RICHARD III

Théâtre De Belleville
94 Rue du Faubourg du Temple
75011 Paris
01 48 06 72 34

Jusqu’au 8 mars 2015
Du mercredi au samedi à 21h15 et le dimanche à 17h00

 

loupe

 

Au milieu de la scène, un vaste bac à sable – à moins qu’il ne s’agisse d’un jardin zen ? – empli d’un gravier noir symbolise avec dérision les luttes de pouvoir qui secouent le trône d’Angleterre. Les habits de cour sont devenus des peaux de bêtes ou des manteaux de fourrure kitsch et les hommes de main ont troqué leurs poignards pour des gourdins, les ramenant à leur animalité sauvage, presque préhistorique. Des bêtes de scènes ? Les morts eux-mêmes sont des pantins et leur crâne n’est pas humain, mais probablement celui d’un chien ou d’un loup.

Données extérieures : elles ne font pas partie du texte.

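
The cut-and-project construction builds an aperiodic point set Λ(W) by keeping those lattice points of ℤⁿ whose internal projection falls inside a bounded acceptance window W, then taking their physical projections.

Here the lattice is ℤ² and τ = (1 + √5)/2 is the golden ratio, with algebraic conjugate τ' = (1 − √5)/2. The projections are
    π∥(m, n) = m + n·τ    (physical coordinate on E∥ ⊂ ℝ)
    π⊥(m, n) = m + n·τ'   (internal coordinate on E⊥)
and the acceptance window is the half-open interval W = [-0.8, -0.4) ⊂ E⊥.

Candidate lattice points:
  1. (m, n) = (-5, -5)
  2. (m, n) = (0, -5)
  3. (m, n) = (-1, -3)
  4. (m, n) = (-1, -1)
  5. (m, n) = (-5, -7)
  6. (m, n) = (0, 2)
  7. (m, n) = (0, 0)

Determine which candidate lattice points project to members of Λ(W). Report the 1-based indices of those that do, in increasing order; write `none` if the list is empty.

5

τ' = (1−√5)/2 ≈ -0.61803.
candidate 1: (m,n)=(-5,-5) → π∥ = -5-5·τ ≈ -13.09017, π⊥ = -5-5·τ' ≈ -1.90983 ∉ [-0.8, -0.4) ⇒ out
candidate 2: (m,n)=(0,-5) → π∥ = 0-5·τ ≈ -8.09017, π⊥ = 0-5·τ' ≈ 3.09017 ∉ [-0.8, -0.4) ⇒ out
candidate 3: (m,n)=(-1,-3) → π∥ = -1-3·τ ≈ -5.85410, π⊥ = -1-3·τ' ≈ 0.85410 ∉ [-0.8, -0.4) ⇒ out
candidate 4: (m,n)=(-1,-1) → π∥ = -1-1·τ ≈ -2.61803, π⊥ = -1-1·τ' ≈ -0.38197 ∉ [-0.8, -0.4) ⇒ out
candidate 5: (m,n)=(-5,-7) → π∥ = -5-7·τ ≈ -16.32624, π⊥ = -5-7·τ' ≈ -0.67376 ∈ [-0.8, -0.4) ⇒ IN Λ
candidate 6: (m,n)=(0,2) → π∥ = 0+2·τ ≈ 3.23607, π⊥ = 0+2·τ' ≈ -1.23607 ∉ [-0.8, -0.4) ⇒ out
candidate 7: (m,n)=(0,0) → π∥ = 0+0·τ ≈ 0.00000, π⊥ = 0+0·τ' ≈ 0.00000 ∉ [-0.8, -0.4) ⇒ out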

Dans cette version revisitée que proposent Margaux Eskenazi et Agathe Le Taillandier, on ne reconnaît pas toujours le Richard III que l’on connaît, ou que l’on croit connaître. C’est que ce n’est pas Richard III de Shakespeare mais Richard III d’après Shakespeare qui nous est donné à voir dans cette version tantôt pop, tantôt bouffonne, tantôt survoltée, qui use et abuse des ambivalences, comme s’il revendiquait comme une vertu cette bâtardise dont il est si souvent question dans la pièce originale. Le texte a été retraduit, raccourci et mâtiné d’autres œuvres (notamment des « Animaux fantastiques » d’Henri Michaux, extraits de Plume).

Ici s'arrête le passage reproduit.